Site önerilerine geçmeden bu sitelerle ilgili, olumlu ve olumsuz, dikkat edilmesi gereken bazı hususları belirtmekte fayda var;
• Öncelikle siteyi iyi seçmelisin. Hizmet kalitesi ve müşteri ilişkileri önemli ki ben zaten size bu konuda güvenilir olanları ileteceğim.
• 100$ üstündeki her şeye gümrükte %18 vergi ödeyeceğini bilmeli ve hesabını buna göre yapmalısın. Peki ben bundan nasıl kurtulurum diyorsan ve yurt dışında bir tanıdığın varsa, onun sana düşük tutarda göndermesini sağlayabilirsin.
• Beden ölçülerini iyi bilmelisin ki sonra geri gönder, değiştir gibi konularla uğraşmak zorunda kalma. Kıyafette çok sorun olmaz, en kötü bir beden büyük alıp daraltırsın; ama ayakkabıda o markanın başka bir ürününü denemeni öneririm ki sıkıntı olmasın.
• İndirim dönemlerini takip etmek için sitelerin mail gruplarına dâhil olmanda fayda var, bazen %80’e kadar indirim olabiliyor. En sevdiğim dönem! Sezondan aldım dersin, kim bilecek!
Peki bunlar hangi siteler?
Luxury’ler ile başlayalım.
Farfetch: Benim favorim. Bu sitede hem yeni hem de artık kendini kanıtlamış pek çok tasarımcının ürününü bulabilirsiniz. Sitenin bir diğer özelliği de ürünlerin dünya üzerindeki 300’ü aşkın mağazadan direkt olarak gelmesi. Yani e-ticaret sitesinden daha çok mağazaların ortak online platformu gibi düşünebilirsiniz.
Matches: Özellikle indirim dönemlerini iyi takip etmelisiniz.
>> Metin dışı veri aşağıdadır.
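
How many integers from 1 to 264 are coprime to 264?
80

264 = 2^3 × 3 × 11
φ(n) = n × ∏(1 - 1/p) for each prime p dividing n
φ(264) = 264 × (1 - 1/2) × (1 - 1/3) × (1 - 1/11) = 80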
Çoğu markayı sezon sonlarında çok ucuza bulma şansınız var.
MR. Porter: Bundan 4 yıl önce takip edilmesi gereken bir siteydi ancak şu an oradan almak yerine Beymen’den alıp taksit yaptırmayı tercih edebilirsiniz. Ürünleri çok da farklı değil.
BrownsFashion: Londra kökenli bu sitede çok fazla çeşit olmaz; ama bazı markalar sadece bu siteye özel ürün veriyorlar, ara sıra girip bakmakta fayda var.
Luisaviaroma: Bu sitenin diğer sitelerden farkı runway’de (defilede) çıkar çıkmaz siteye geçmesi ama biz erkekleri açıkçası pek ilgilendirmiyor. Zira kaçımız defilede görüp “hımmm bunu almalıyım” diyoruz ki! Yine de alanlarımız vardır diye yazayım dedim.
Quirkyshops: Site sizi pek çok farklı siteye yönlendiriyor. Online shopping hepsinde var ancak bazı sitelerin TR’ye gönderimleri henüz yok. Bu nedenle siteye e-mail atarak ürünü sipariş edebilirsiniz.
Ssense: Özellikle kendini yeni yeni ispatlamaya çalışan tasarımcıları tercih ediyorsanız bu site tam size göre. Yıllar önce ilk CommonProject’lerimi bu siteden almıştım.
Asos: Hem uygun, hem funky hem de Türkiye’de olmasın istiyorsanız burada size uyan pek çok şey bulabilirsiniz.
Umarım bu sitelerde kendinize uygun bir şeyler bulabilir, dilediğiniz farkı birkaç tıkla yakalayabilirsiniz. Ancak “bu da güzel o da güzel şu da güzel” diyerek seçenekler arasında boğulup hiçbir şey alamamaktansa, sahip olduklarınızla rahatlıkla kombinleyebileceğiniz ürünlere öncelik vermenizi tavsiye ederim.